Y en estas y las otras, y en idas y venidas como en el juego de la corregüela, cátalo dentro, cátalo fuera, dieron las tres de la tarde, y se pasó para don Fermín la hora de la suspirada cita.

Era Higinio un indiecito bobiculto y del codo a la mano, y aunque hubiera sido un Goliath injerto en Séneca, para el caso daba lo mismo. Mayor honorario sacaba el infeliz de aplicar un parche o un clister que de jabonar una barba. Además, no podía sospechar que le corriera tanta prisa al hidalgo; que, a barruntarlo, acaso no habría andado remolona la navaja.

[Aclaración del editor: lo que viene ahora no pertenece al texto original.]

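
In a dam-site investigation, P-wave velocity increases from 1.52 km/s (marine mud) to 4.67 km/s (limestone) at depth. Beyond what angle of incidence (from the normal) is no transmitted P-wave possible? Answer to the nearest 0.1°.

19.0°

Critical incidence: sin θ_c = V₁/V₂ = 1.52/4.67 = 0.3255.
θ_c = arcsin 0.3255 = 18.99°.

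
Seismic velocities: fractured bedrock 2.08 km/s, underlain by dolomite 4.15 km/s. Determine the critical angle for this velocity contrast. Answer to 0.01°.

30.08°

Critical incidence: sin θ_c = V₁/V₂ = 2.08/4.15 = 0.5012.
θ_c = arcsin 0.5012 = 30.08°.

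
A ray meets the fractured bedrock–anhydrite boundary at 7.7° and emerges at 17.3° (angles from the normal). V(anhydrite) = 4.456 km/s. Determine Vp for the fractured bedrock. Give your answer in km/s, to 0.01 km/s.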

Cuando, sonadas ya las tres, no le quedó lavativa por echar ni parroquiano a quien servir, se encaminó muy suelto de huesos a casa de Gorrochano.

Esperábalo éste más furioso que berrendo en el redondel. Daba precipitados paseos por el salón, y de vez en cuando se detenía, creyendo sentir por la escalera al robado Fígaro.

-¡Si vendrá ese gorgojo -murmuraba- el día en que orinen las gallinas! ¡Por mi santo patrón, que se ha de acordar de mí el muy arrapiezo!

Al cabo presentose Higinio con el saco en que llevaba los trebejos del oficio. No bien estuvo al alcance de don Fermín cuando éste, sin decir «allá te lo espeto, Pericote Prieto» le arrimó una de coces y bofetones. El rapabarbas, aquí caigo, allá levanto, dio la vuelta al salón, danzando el baile macabro, hasta hallarse junto a la entornada puerta que comunicaba al desmantelado balconcillo.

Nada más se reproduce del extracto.